Plastic Gasoline Container Warning
Saturday, July 28, 2018
by Rick Chapman
Please take a moment to read this important warning. This was sent to me by one of our slip owners, Jake Collins.
Last week in the news, a video was shown where a boat exploded somewhere in the Caribbean. One woman was killed and another lost her legs. As a safety professional for my career, I wanted to take a moment to share some information. I know everyone is bombarded with various scary stories in the news cycle and I don't want to be part of that. But there is a widespread engineering failure that can lead to the type of explosion that happened last week. Often when people are injured, an analysis of the factors will reveal multiple conditions which combined into what is then called a "freak accident". For a Sunnyside boater, the factors would go something like this:
1. The boat operator has an additional gasoline powered engine to use, not fueled by the boats main fuel tank. A portable generator, outboard motor, etc.
2. To fuel this engine the boat operator has a plastic general purpose fuel portable container, or, even a plastic fuel tank designed for the outboard.
3. The container was filled at a filling station.

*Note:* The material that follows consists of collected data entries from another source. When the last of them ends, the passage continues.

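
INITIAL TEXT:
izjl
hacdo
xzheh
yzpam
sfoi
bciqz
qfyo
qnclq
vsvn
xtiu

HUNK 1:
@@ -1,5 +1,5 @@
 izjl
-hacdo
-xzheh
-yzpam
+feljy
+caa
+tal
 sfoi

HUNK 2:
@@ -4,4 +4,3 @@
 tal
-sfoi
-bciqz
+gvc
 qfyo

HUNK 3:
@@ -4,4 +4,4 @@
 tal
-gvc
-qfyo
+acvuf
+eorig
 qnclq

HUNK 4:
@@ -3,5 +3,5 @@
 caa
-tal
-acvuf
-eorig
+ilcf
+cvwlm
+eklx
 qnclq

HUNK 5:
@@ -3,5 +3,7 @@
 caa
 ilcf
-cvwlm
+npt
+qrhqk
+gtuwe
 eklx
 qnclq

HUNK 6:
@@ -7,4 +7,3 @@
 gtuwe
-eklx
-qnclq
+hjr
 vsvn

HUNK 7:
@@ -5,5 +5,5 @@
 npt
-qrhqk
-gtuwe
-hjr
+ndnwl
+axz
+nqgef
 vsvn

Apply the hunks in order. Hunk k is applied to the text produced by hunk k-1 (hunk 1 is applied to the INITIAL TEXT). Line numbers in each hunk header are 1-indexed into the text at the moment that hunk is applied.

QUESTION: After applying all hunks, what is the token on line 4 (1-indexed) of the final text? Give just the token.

Hunk 1: at line 1 remove [hacdo,xzheh,yzpam] add [feljy,caa,tal] -> 10 lines: izjl feljy caa tal sfoi bciqz qfyo qnclq vsvn xtiu
Hunk 2: at line 4 remove [sfoi,bciqz] add [gvc] -> 9 lines: izjl feljy caa tal gvc qfyo qnclq vsvn xtiu
Hunk 3: at line 4 remove [gvc,qfyo] add [acvuf,eorig] -> 9 lines: izjl feljy caa tal acvuf eorig qnclq vsvn xtiu
Hunk 4: at line 3 remove [tal,acvuf,eorig] add [ilcf,cvwlm,eklx] -> 9 lines: izjl feljy caa ilcf cvwlm eklx qnclq vsvn xtiu
Hunk 5: at line 3 remove [cvwlm] add [npt,qrhqk,gtuwe] -> 11 lines: izjl feljy caa ilcf npt qrhqk gtuwe eklx qnclq vsvn xtiu
Hunk 6: at line 7 remove [eklx,qnclq] add [hjr] -> 10 lines: izjl feljy caa ilcf npt qrhqk gtuwe hjr vsvn xtiu
Hunk 7: at line 5 remove [qrhqk,gtuwe,hjr] add [ndnwl,axz,nqgef] -> 10 lines: izjl feljy caa ilcf npt ndnwl axz nqgef vsvn xtiu
Final line 4: ilcf

Answer: ilcf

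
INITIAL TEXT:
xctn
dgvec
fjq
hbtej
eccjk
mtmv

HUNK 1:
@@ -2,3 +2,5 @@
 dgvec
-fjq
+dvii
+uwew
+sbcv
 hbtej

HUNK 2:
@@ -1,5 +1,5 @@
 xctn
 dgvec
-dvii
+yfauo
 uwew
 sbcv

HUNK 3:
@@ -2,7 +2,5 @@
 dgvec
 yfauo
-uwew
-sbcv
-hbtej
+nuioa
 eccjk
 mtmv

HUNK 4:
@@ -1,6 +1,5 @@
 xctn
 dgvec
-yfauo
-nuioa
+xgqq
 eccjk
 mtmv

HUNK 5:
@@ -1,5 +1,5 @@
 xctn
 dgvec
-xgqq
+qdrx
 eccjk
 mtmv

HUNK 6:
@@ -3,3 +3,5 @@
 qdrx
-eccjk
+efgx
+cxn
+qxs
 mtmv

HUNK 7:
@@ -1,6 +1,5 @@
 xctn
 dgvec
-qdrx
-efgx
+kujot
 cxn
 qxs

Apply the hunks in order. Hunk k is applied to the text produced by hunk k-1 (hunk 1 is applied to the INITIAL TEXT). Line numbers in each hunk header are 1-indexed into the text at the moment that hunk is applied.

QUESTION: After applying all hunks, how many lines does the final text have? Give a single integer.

Hunk 1: at line 2 remove [fjq] add [dvii,uwew,sbcv] -> 8 lines: xctn dgvec dvii uwew sbcv hbtej eccjk mtmv
Hunk 2: at line 1 remove [dvii] add [yfauo] -> 8 lines: xctn dgvec yfauo uwew sbcv hbtej eccjk mtmv
Hunk 3: at line 2 remove [uwew,sbcv,hbtej] add [nuioa] -> 6 lines: xctn dgvec yfauo nuioa eccjk mtmv
Hunk 4: at line 1 remove [yfauo,nuioa] add [xgqq] -> 5 lines: xctn dgvec xgqq eccjk mtmv
Hunk 5: at line 1 remove [xgqq] add [qdrx] -> 5 lines: xctn dgvec qdrx eccjk mtmv
Hunk 6: at line 3 remove [eccjk] add [efgx,cxn,qxs] -> 7 lines: xctn dgvec qdrx efgx cxn qxs mtmv
Hunk 7: at line 1 remove [qdrx,efgx] add [kujot] -> 6 lines: xctn dgvec kujot cxn qxs mtmv
Final line count: 6

Answer: 6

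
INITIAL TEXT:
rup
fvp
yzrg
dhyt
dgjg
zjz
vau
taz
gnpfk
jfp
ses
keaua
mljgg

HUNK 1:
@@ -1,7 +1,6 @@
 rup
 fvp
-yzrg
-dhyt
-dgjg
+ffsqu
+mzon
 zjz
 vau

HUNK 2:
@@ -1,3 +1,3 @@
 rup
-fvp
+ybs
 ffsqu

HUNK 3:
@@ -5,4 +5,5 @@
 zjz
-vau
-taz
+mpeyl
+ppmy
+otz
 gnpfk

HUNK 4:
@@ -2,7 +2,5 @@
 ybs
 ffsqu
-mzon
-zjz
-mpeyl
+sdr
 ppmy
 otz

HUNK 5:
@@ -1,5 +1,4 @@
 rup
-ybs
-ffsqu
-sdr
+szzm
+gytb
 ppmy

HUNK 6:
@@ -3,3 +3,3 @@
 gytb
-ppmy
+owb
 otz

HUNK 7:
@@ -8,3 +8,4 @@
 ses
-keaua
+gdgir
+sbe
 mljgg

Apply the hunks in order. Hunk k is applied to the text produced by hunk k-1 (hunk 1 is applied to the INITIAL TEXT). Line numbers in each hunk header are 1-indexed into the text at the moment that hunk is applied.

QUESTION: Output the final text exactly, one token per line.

Answer: rup
szzm
gytb
owb
otz
gnpfk
jfp
ses
gdgir
sbe
mljgg

Derivation:
Hunk 1: at line 1 remove [yzrg,dhyt,dgjg] add [ffsqu,mzon] -> 12 lines: rup fvp ffsqu mzon zjz vau taz gnpfk jfp ses keaua mljgg
Hunk 2: at line 1 remove [fvp] add [ybs] -> 12 lines: rup ybs ffsqu mzon zjz vau taz gnpfk jfp ses keaua mljgg
Hunk 3: at line 5 remove [vau,taz] add [mpeyl,ppmy,otz] -> 13 lines: rup ybs ffsqu mzon zjz mpeyl ppmy otz gnpfk jfp ses keaua mljgg
Hunk 4: at line 2 remove [mzon,zjz,mpeyl] add [sdr] -> 11 lines: rup ybs ffsqu sdr ppmy otz gnpfk jfp ses keaua mljgg
Hunk 5: at line 1 remove [ybs,ffsqu,sdr] add [szzm,gytb] -> 10 lines: rup szzm gytb ppmy otz gnpfk jfp ses keaua mljgg
Hunk 6: at line 3 remove [ppmy] add [owb] -> 10 lines: rup szzm gytb owb otz gnpfk jfp ses keaua mljgg
Hunk 7: at line 8 remove [keaua] add [gdgir,sbe] -> 11 lines: rup szzm gytb owb otz gnpfk jfp ses gdgir sbe mljgg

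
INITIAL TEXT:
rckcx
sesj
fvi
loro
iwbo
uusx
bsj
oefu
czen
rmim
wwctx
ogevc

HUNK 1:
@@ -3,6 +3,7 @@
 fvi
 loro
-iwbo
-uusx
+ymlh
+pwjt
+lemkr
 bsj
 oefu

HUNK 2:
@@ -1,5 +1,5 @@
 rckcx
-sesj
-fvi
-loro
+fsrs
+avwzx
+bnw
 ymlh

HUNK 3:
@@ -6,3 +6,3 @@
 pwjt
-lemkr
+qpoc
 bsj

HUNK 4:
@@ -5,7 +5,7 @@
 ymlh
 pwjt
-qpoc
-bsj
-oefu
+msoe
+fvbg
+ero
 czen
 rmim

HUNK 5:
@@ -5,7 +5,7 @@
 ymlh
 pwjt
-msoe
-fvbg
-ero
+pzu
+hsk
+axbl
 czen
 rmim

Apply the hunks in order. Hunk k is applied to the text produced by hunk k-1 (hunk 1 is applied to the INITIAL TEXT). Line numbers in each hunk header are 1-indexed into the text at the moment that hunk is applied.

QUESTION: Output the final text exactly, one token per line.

Answer: rckcx
fsrs
avwzx
bnw
ymlh
pwjt
pzu
hsk
axbl
czen
rmim
wwctx
ogevc

Derivation:
Hunk 1: at line 3 remove [iwbo,uusx] add [ymlh,pwjt,lemkr] -> 13 lines: rckcx sesj fvi loro ymlh pwjt lemkr bsj oefu czen rmim wwctx ogevc
Hunk 2: at line 1 remove [sesj,fvi,loro] add [fsrs,avwzx,bnw] -> 13 lines: rckcx fsrs avwzx bnw ymlh pwjt lemkr bsj oefu czen rmim wwctx ogevc
Hunk 3: at line 6 remove [lemkr] add [qpoc] -> 13 lines: rckcx fsrs avwzx bnw ymlh pwjt qpoc bsj oefu czen rmim wwctx ogevc
Hunk 4: at line 5 remove [qpoc,bsj,oefu] add [msoe,fvbg,ero] -> 13 lines: rckcx fsrs avwzx bnw ymlh pwjt msoe fvbg ero czen rmim wwctx ogevc
Hunk 5: at line 5 remove [msoe,fvbg,ero] add [pzu,hsk,axbl] -> 13 lines: rckcx fsrs avwzx bnw ymlh pwjt pzu hsk axbl czen rmim wwctx ogevc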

4. The container was placed onboard and has been there for over a week, out of sight.
5. Any ignition source, chafed wiring, cigarette ash, electrical switch, static electrical discharge, in the storage space will equal an explosion.
When ethanol was introduced to the automotive fuel supply, the portable plastic fuel containers sold everywhere were not redesigned to slowly vent pressure. As ethanol breaks down, which is does immediately upon exposure to air, it produces extra fumes. In a steel fuel container the UL type 1 or type 2 container has hard sides and is designed to slowly vent fumes. The inexpensive plastic portable gasoline containers lack such a design. They "puff up" until a pressure level is reached where by they "pop" and release a rich quantity of gasoline vapor all at once. If this event is unlucky enough to find an ignition source, the result is disaster.
What can be done by boaters?
Don't store any fuel onboard in enclosed spaces.
At home or on your boat, avoid general purpose plastic gasoline containers.
For any small engine at home or on your boat, don't buy fuel with ethanol.
Tell any tobacco products users, "Sorry, not on my boat".
If you have stored any fuel in an enclosed space, do a sniff test to check for a problem.
I hope this information is helpful to anyone unaware of the danger posed by these plastic gasoline containers when used in conjunction with ethanol.